От пары пощёчин у неё звенит в голове — не сложно представить, что с ней станет от удара кулака. Чем яростнее она сопротивляется, тем сильнее он раззадоривается, Кали замирает, с тихим подавленным ужасом ожидая, что будет дальше. Суарес хватает её за волосы, поднимает с пола и швыряет прочь от окна так легко, словно веса в ней не больше, чем в мелкой соседской псине. Кали ударяется грудью о ребро стола и, прежде чем скатиться безвольным мешком на пол, хватает чашку с недопитым чаем.

— Тварь!

Кали, мало что соображая от боли, делает последнюю попытку уйти живой — она плещет кипятком в его сторону и на удивление не промахивается. Суарес трясёт головой и трёт глаза, пока Кали, спотыкаясь и сжимая рукой кровоточащую рану на запястье, прорывается к входной двери.

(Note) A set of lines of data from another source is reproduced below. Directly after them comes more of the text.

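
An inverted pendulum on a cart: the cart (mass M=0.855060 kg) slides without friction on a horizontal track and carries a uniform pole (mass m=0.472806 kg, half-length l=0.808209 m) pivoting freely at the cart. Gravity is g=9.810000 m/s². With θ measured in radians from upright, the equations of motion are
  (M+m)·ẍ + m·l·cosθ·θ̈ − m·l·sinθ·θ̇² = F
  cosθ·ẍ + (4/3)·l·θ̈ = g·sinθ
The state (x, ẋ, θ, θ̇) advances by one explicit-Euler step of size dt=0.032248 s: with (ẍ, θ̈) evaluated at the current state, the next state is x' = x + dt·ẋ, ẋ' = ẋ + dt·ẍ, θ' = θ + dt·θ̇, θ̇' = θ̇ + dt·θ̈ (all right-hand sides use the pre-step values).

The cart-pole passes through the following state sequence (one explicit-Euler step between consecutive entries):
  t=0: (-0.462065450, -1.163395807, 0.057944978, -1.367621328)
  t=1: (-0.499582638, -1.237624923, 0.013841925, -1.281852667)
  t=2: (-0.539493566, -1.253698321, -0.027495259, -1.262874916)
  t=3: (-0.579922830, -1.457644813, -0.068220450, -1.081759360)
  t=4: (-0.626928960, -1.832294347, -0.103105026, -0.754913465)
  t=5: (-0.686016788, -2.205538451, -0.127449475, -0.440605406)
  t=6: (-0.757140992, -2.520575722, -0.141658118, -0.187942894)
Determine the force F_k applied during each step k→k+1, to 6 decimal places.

step 0→1:
  ẍ = (ẋ'−ẋ)/dt = (-1.237624923−-1.163395807)/0.032248 = -2.301821
  θ̈ = (θ̇'−θ̇)/dt = (-1.281852667−-1.367621328)/0.032248 = 2.659658
  sinθ=0.057913, cosθ=0.998322
  F = (M+m)·ẍ + m·l·cosθ·θ̈ − m·l·sinθ·θ̇² = -3.056510 + 1.014619 − 0.041391 = -2.083282
step 1→2:
  ẍ = (ẋ'−ẋ)/dt = (-1.253698321−-1.237624923)/0.032248 = -0.498431
  θ̈ = (θ̇'−θ̇)/dt = (-1.262874916−-1.281852667)/0.032248 = 0.588494
  sinθ=0.013841, cosθ=0.999904
  F = (M+m)·ẍ + m·l·cosθ·θ̈ − m·l·sinθ·θ̇² = -0.661849 + 0.224857 − 0.008691 = -0.445683
step 2→3:
  ẍ = (ẋ'−ẋ)/dt = (-1.457644813−-1.253698321)/0.032248 = -6.324314
  θ̈ = (θ̇'−θ̇)/dt = (-1.081759360−-1.262874916)/0.032248 = 5.616335
  sinθ=-0.027492, cosθ=0.999622
  F = (M+m)·ẍ + m·l·cosθ·θ̈ − m·l·sinθ·θ̇² = -8.397842 + 2.145337 − -0.016754 = -6.235751
step 3→4:
  ẍ = (ẋ'−ẋ)/dt = (-1.832294347−-1.457644813)/0.032248 = -11.617760
  θ̈ = (θ̇'−θ̇)/dt = (-0.754913465−-1.081759360)/0.032248 = 10.135385
  sinθ=-0.068168, cosθ=0.997674
  F = (M+m)·ẍ + m·l·cosθ·θ̈ − m·l·sinθ·θ̇² = -15.426829 + 3.863986 − -0.030482 = -11.532361
step 4→5:
  ẍ = (ẋ'−ẋ)/dt = (-2.205538451−-1.832294347)/0.032248 = -11.574178
  θ̈ = (θ̇'−θ̇)/dt = (-0.440605406−-0.754913465)/0.032248 = 9.746591
  sinθ=-0.102922, cosθ=0.994689
  F = (M+m)·ẍ + m·l·cosθ·θ̈ − m·l·sinθ·θ̇² = -15.368958 + 3.704647 − -0.022414 = -11.641897
step 5→6:
  ẍ = (ẋ'−ẋ)/dt = (-2.520575722−-2.205538451)/0.032248 = -9.769203
  θ̈ = (θ̇'−θ̇)/dt = (-0.187942894−-0.440605406)/0.032248 = 7.834982
  sinθ=-0.127105, cosθ=0.991889
  F = (M+m)·ẍ + m·l·cosθ·θ̈ − m·l·sinθ·θ̇² = -12.972193 + 2.969668 − -0.009429 = -9.993096

F_0 = -2.083282 N
F_1 = -0.445683 N
F_2 = -6.235751 N
F_3 = -11.532361 N
F_4 = -11.641897 N
F_5 = -9.993096 N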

Она не достаёт до ручки каких-то пару дюймов — Суарес бросается к ней, плечом прибивая её к полотну двери. Кали ударяется грудью, лбом, разбивает губу, подворачивает руку, когда он снова швыряет её на пол, прямо на осколки зеркала. Кали чувствует, как под ребром колет, в кожу вонзается острое, заставляя её выть от боли и беспомощности. Суарес седлает её верхом и пытается дотянуться до шеи. Рейес чувствует, как скользкие, холодные пальцы впиваются в кожу, сдавливают горло, ощущает тупую боль в затылке, когда Суарес дважды прикладывает её головой об пол.

Хреново умирать с ощущением животного ужаса, со звенящей болью во всём теле. Для Кали весь мир схлопывается в одну маленькую точку пространства, сужается до пятачка коридора, где она принимает удары, ожидая, что один из них станет смертельным. Увы, перед смертью прожитая жизнь не проносится перед глазами. Нет ни сожалений, ни досады от упущенных возможностей, ни мыслей о родных, которые будут оплакивать ее. Перед смертью хочется лишь одного — жить, какой бы дерьмовой жизнь ни была. И Кали Рейес очень хочет жить. Она кричит так громко, что закладывает уши — это единственное, что ей остаётся.

Она кричит, не слыша ни звуков полицейской сирены, ни топота на лестнице, ни грохота выбитой ногой двери.  Она кричит, когда ей на лицо плещут тёплые брызги крови, когда тело ублюдка обмякает на ней, когда чьи-то руки пытаются отодрать  её сопротивляющееся тело от пола и обнять.

— Кали, посмотри на меня. Это я, слышишь? Скорая уже едет.

Кайл Хантер гладит её по волосам, прижимает к себе и что-то шепчет, Кали не может разобрать. Она лишь безотчетно льнёт к нему, комкает в кулаке ткань формы до треска, воет ему в ворот рубашки от страха и боли. Её трясёт, потому что с ней такое впервые. Никто никогда не пытался её изувечить, не бил ни по лицу, ни по заднице, не хватал за руки — никто никогда не нарушал её физическую неприкосновенность. Это осталось в прошлой жизни, а в нынешней происходило ещё одно «впервые» — побои и труп в квартире.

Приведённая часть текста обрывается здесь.